The problem was that the difference between dumb-dumb and smart-dumb remains subtle at best, and alas, the group’s eventual implosion in a haze of drugs, alcohol and acrimony lent more credence to the dumb-dumb theory. Yet leader Justin Hawkins’s realization that the Darkness was too good a creation to give up supports the smart-dumb theory, ratified by last year’s solid reunion album, Hot Cakes.
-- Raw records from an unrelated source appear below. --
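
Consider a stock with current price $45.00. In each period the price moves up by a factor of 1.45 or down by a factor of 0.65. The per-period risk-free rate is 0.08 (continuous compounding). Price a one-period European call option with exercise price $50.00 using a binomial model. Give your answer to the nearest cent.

Risk-neutral probability p = (e^0.08 − 0.65)/(1.45 − 0.65) = 0.4333/0.8000 = 0.5416
Terminal stock prices: S_u = 65.25, S_d = 29.25
Terminal payoffs (S − K): max(15.25, 0) = 15.25, max(-20.75, 0) = 0
Node 0 (S = 45): V_0 = e^(−0.08)·[0.5416·15.2500 + 0.4584·0.0000] = 7.6245

$7.62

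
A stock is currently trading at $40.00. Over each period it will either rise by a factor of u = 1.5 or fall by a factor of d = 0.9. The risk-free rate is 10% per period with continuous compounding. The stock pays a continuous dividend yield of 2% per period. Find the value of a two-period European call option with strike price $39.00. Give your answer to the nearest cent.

$9.11

Per-period risk-free factor R = e^0.1 = 1.1052; dividend-adjusted growth = e^(0.1−0.02) = 1.0833.
Risk-neutral probability p = (1.0833 − 0.9)/(1.5 − 0.9) = 0.1833/0.6000 = 0.3055
Terminal stock prices: S_uu = 90, S_ud = 54, S_dd = 32.4
Terminal payoffs (S − K): max(51, 0) = 51, max(15, 0) = 15, max(-6.6, 0) = 0
Node u (S = 60): V_u = e^(−0.1)·[0.3055·51.0000 + 0.6945·15.0000] = 23.5233
Node d (S = 36): V_d = e^(−0.1)·[0.3055·15.0000 + 0.6945·0.0000] = 4.1461
Node 0 (S = 40): V_0 = e^(−0.1)·[0.3055·23.5233 + 0.6945·4.1461] = 9.1076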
The disc returns the British band to the land of its infectious debut, Permission to Land, striking the right balance of kitsch and cliché through total conviction, topped off with a cover of Radiohead’s po-faced “Street Spirit (Fade Out),” reimagined as a histrionic, Iron Maiden–esque gallop.
If that doesn’t bring a smile to your face then maybe the Darkness has failed in its mission, but don’t think for a minute that the group will give up so easily in its goofy quest to lighten up heavy metal. As if it weren’t obvious, the Darkness isn’t the type to take “no” for an answer.